International Journal of Methods in Psychiatric Research
- Discipline: Psychiatry
- Language: English
- Edited by: Hans-Ulrich Wittchen and Daniel S. Pine

Publication details
- History: 1991–present
- Publisher: John Wiley & Sons
- Frequency: Quarterly
- Open access: Open Access
- Impact factor: 4.035 (2020)

Standard abbreviations
- ISO 4: Int. J. Methods Psychiatr. Res.

Indexing
- ISSN: 1049-8931 (print) 1557-0657 (web)
- LCCN: 2005215636
- OCLC no.: 300300258

Links
- Journal homepage; Online access; Online archive;

= International Journal of Methods in Psychiatric Research =

The International Journal of Methods in Psychiatric Research is a quarterly peer-reviewed open access medical journal covering research methods in psychiatry.
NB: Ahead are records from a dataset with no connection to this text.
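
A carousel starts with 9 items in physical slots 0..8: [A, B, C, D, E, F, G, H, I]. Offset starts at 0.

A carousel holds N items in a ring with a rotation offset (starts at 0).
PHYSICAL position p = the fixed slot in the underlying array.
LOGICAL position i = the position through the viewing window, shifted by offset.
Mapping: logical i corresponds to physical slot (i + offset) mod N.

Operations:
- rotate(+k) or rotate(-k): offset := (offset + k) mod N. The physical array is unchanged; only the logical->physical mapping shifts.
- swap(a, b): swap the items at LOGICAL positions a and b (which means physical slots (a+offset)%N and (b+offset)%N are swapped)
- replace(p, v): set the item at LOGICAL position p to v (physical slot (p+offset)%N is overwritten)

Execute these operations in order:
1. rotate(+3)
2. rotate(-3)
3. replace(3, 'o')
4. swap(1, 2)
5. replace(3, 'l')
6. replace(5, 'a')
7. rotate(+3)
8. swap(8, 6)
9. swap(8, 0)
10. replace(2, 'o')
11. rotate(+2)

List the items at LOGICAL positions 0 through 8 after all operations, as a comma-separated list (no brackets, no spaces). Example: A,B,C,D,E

After op 1 (rotate(+3)): offset=3, physical=[A,B,C,D,E,F,G,H,I], logical=[D,E,F,G,H,I,A,B,C]
After op 2 (rotate(-3)): offset=0, physical=[A,B,C,D,E,F,G,H,I], logical=[A,B,C,D,E,F,G,H,I]
After op 3 (replace(3, 'o')): offset=0, physical=[A,B,C,o,E,F,G,H,I], logical=[A,B,C,o,E,F,G,H,I]
After op 4 (swap(1, 2)): offset=0, physical=[A,C,B,o,E,F,G,H,I], logical=[A,C,B,o,E,F,G,H,I]
After op 5 (replace(3, 'l')): offset=0, physical=[A,C,B,l,E,F,G,H,I], logical=[A,C,B,l,E,F,G,H,I]
After op 6 (replace(5, 'a')): offset=0, physical=[A,C,B,l,E,a,G,H,I], logical=[A,C,B,l,E,a,G,H,I]
After op 7 (rotate(+3)): offset=3, physical=[A,C,B,l,E,a,G,H,I], logical=[l,E,a,G,H,I,A,C,B]
After op 8 (swap(8, 6)): offset=3, physical=[B,C,A,l,E,a,G,H,I], logical=[l,E,a,G,H,I,B,C,A]
After op 9 (swap(8, 0)): offset=3, physical=[B,C,l,A,E,a,G,H,I], logical=[A,E,a,G,H,I,B,C,l]
After op 10 (replace(2, 'o')): offset=3, physical=[B,C,l,A,E,o,G,H,I], logical=[A,E,o,G,H,I,B,C,l]
After op 11 (rotate(+2)): offset=5, physical=[B,C,l,A,E,o,G,H,I], logical=[o,G,H,I,B,C,l,A,E]

Answer: o,G,H,I,B,C,l,A,E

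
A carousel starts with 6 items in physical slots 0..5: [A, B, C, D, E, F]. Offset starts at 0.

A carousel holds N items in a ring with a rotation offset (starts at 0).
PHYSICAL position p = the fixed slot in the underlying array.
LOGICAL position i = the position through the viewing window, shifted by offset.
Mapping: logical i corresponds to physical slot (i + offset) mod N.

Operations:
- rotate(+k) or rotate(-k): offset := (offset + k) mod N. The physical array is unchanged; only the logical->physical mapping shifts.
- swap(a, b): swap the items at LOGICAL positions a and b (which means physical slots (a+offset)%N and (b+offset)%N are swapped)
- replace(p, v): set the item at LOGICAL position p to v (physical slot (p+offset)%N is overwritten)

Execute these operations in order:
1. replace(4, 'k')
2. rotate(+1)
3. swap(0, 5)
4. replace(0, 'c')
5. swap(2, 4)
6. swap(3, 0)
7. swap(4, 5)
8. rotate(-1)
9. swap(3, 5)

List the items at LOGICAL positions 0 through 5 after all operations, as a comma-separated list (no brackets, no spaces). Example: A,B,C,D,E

Answer: D,k,C,B,c,F

Derivation:
After op 1 (replace(4, 'k')): offset=0, physical=[A,B,C,D,k,F], logical=[A,B,C,D,k,F]
After op 2 (rotate(+1)): offset=1, physical=[A,B,C,D,k,F], logical=[B,C,D,k,F,A]
After op 3 (swap(0, 5)): offset=1, physical=[B,A,C,D,k,F], logical=[A,C,D,k,F,B]
After op 4 (replace(0, 'c')): offset=1, physical=[B,c,C,D,k,F], logical=[c,C,D,k,F,B]
After op 5 (swap(2, 4)): offset=1, physical=[B,c,C,F,k,D], logical=[c,C,F,k,D,B]
After op 6 (swap(3, 0)): offset=1, physical=[B,k,C,F,c,D], logical=[k,C,F,c,D,B]
After op 7 (swap(4, 5)): offset=1, physical=[D,k,C,F,c,B], logical=[k,C,F,c,B,D]
After op 8 (rotate(-1)): offset=0, physical=[D,k,C,F,c,B], logical=[D,k,C,F,c,B]
After op 9 (swap(3, 5)): offset=0, physical=[D,k,C,B,c,F], logical=[D,k,C,B,c,F]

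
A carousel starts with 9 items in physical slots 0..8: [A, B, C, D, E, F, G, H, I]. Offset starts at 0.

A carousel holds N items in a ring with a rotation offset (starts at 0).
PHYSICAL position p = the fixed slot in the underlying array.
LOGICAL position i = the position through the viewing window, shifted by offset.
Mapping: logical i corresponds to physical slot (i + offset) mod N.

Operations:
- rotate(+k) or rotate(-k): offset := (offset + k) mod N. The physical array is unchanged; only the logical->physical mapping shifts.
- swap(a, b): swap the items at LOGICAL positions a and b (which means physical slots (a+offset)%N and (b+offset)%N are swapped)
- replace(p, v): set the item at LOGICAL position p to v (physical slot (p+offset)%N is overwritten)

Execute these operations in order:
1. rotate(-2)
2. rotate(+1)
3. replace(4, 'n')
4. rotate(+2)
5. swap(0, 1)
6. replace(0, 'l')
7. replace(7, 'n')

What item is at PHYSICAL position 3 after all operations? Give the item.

Answer: n

Derivation:
After op 1 (rotate(-2)): offset=7, physical=[A,B,C,D,E,F,G,H,I], logical=[H,I,A,B,C,D,E,F,G]
After op 2 (rotate(+1)): offset=8, physical=[A,B,C,D,E,F,G,H,I], logical=[I,A,B,C,D,E,F,G,H]
After op 3 (replace(4, 'n')): offset=8, physical=[A,B,C,n,E,F,G,H,I], logical=[I,A,B,C,n,E,F,G,H]
After op 4 (rotate(+2)): offset=1, physical=[A,B,C,n,E,F,G,H,I], logical=[B,C,n,E,F,G,H,I,A]
After op 5 (swap(0, 1)): offset=1, physical=[A,C,B,n,E,F,G,H,I], logical=[C,B,n,E,F,G,H,I,A]
After op 6 (replace(0, 'l')): offset=1, physical=[A,l,B,n,E,F,G,H,I], logical=[l,B,n,E,F,G,H,I,A]
After op 7 (replace(7, 'n')): offset=1, physical=[A,l,B,n,E,F,G,H,n], logical=[l,B,n,E,F,G,H,n,A]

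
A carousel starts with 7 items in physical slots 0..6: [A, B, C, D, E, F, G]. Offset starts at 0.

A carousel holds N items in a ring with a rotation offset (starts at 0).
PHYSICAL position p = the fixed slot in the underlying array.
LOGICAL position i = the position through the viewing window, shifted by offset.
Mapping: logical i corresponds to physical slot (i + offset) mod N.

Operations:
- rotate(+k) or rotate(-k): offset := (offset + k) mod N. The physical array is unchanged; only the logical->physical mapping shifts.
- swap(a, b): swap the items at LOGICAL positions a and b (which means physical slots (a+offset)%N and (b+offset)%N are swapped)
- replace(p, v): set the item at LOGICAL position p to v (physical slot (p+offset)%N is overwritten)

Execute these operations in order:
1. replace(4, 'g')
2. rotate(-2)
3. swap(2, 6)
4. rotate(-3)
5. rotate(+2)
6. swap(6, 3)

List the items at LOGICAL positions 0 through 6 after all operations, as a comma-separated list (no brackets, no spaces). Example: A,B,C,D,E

After op 1 (replace(4, 'g')): offset=0, physical=[A,B,C,D,g,F,G], logical=[A,B,C,D,g,F,G]
After op 2 (rotate(-2)): offset=5, physical=[A,B,C,D,g,F,G], logical=[F,G,A,B,C,D,g]
After op 3 (swap(2, 6)): offset=5, physical=[g,B,C,D,A,F,G], logical=[F,G,g,B,C,D,A]
After op 4 (rotate(-3)): offset=2, physical=[g,B,C,D,A,F,G], logical=[C,D,A,F,G,g,B]
After op 5 (rotate(+2)): offset=4, physical=[g,B,C,D,A,F,G], logical=[A,F,G,g,B,C,D]
After op 6 (swap(6, 3)): offset=4, physical=[D,B,C,g,A,F,G], logical=[A,F,G,D,B,C,g]

Answer: A,F,G,D,B,C,g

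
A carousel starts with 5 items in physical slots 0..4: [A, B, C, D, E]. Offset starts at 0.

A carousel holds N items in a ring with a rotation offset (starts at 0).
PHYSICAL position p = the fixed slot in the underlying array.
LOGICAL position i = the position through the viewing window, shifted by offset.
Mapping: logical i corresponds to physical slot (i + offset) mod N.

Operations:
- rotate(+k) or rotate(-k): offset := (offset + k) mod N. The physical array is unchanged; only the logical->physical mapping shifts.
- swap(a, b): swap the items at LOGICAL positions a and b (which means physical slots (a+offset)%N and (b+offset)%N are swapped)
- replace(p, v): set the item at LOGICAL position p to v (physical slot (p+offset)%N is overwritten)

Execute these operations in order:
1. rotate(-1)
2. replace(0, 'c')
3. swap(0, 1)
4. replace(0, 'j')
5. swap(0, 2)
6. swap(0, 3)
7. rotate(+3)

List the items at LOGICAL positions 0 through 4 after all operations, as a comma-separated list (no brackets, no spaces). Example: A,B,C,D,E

Answer: B,D,C,c,j

Derivation:
After op 1 (rotate(-1)): offset=4, physical=[A,B,C,D,E], logical=[E,A,B,C,D]
After op 2 (replace(0, 'c')): offset=4, physical=[A,B,C,D,c], logical=[c,A,B,C,D]
After op 3 (swap(0, 1)): offset=4, physical=[c,B,C,D,A], logical=[A,c,B,C,D]
After op 4 (replace(0, 'j')): offset=4, physical=[c,B,C,D,j], logical=[j,c,B,C,D]
After op 5 (swap(0, 2)): offset=4, physical=[c,j,C,D,B], logical=[B,c,j,C,D]
After op 6 (swap(0, 3)): offset=4, physical=[c,j,B,D,C], logical=[C,c,j,B,D]
After op 7 (rotate(+3)): offset=2, physical=[c,j,B,D,C], logical=[B,D,C,c,j]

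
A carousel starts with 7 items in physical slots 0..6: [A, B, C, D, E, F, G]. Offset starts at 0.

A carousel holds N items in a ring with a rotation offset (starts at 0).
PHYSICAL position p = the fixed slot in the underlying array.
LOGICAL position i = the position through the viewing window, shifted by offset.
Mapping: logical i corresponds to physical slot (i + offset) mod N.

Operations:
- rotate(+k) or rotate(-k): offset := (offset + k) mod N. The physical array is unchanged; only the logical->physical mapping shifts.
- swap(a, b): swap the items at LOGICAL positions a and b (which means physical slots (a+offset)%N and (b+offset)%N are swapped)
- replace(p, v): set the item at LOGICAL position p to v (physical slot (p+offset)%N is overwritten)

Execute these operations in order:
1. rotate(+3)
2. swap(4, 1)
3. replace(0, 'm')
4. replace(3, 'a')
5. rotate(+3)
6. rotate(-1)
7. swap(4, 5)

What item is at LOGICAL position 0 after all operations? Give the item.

Answer: F

Derivation:
After op 1 (rotate(+3)): offset=3, physical=[A,B,C,D,E,F,G], logical=[D,E,F,G,A,B,C]
After op 2 (swap(4, 1)): offset=3, physical=[E,B,C,D,A,F,G], logical=[D,A,F,G,E,B,C]
After op 3 (replace(0, 'm')): offset=3, physical=[E,B,C,m,A,F,G], logical=[m,A,F,G,E,B,C]
After op 4 (replace(3, 'a')): offset=3, physical=[E,B,C,m,A,F,a], logical=[m,A,F,a,E,B,C]
After op 5 (rotate(+3)): offset=6, physical=[E,B,C,m,A,F,a], logical=[a,E,B,C,m,A,F]
After op 6 (rotate(-1)): offset=5, physical=[E,B,C,m,A,F,a], logical=[F,a,E,B,C,m,A]
After op 7 (swap(4, 5)): offset=5, physical=[E,B,m,C,A,F,a], logical=[F,a,E,B,m,C,A]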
It was established in 1991 and is published by John Wiley & Sons. Since 2012, it has been published exclusively online. The editor-in-chief is Hans-Ulrich Wittchen (TU Dresden) and Daniel S. Pine (National Institute of Mental Health). In January 2020, the journal became fully open access. According to the Journal Citation Reports, the journal has a 2020 impact factor of 4.035, ranking it 60th out of 156 journals in the category "Psychiatry" and 41st out of 144 in the category "Psychiatry: Social Science".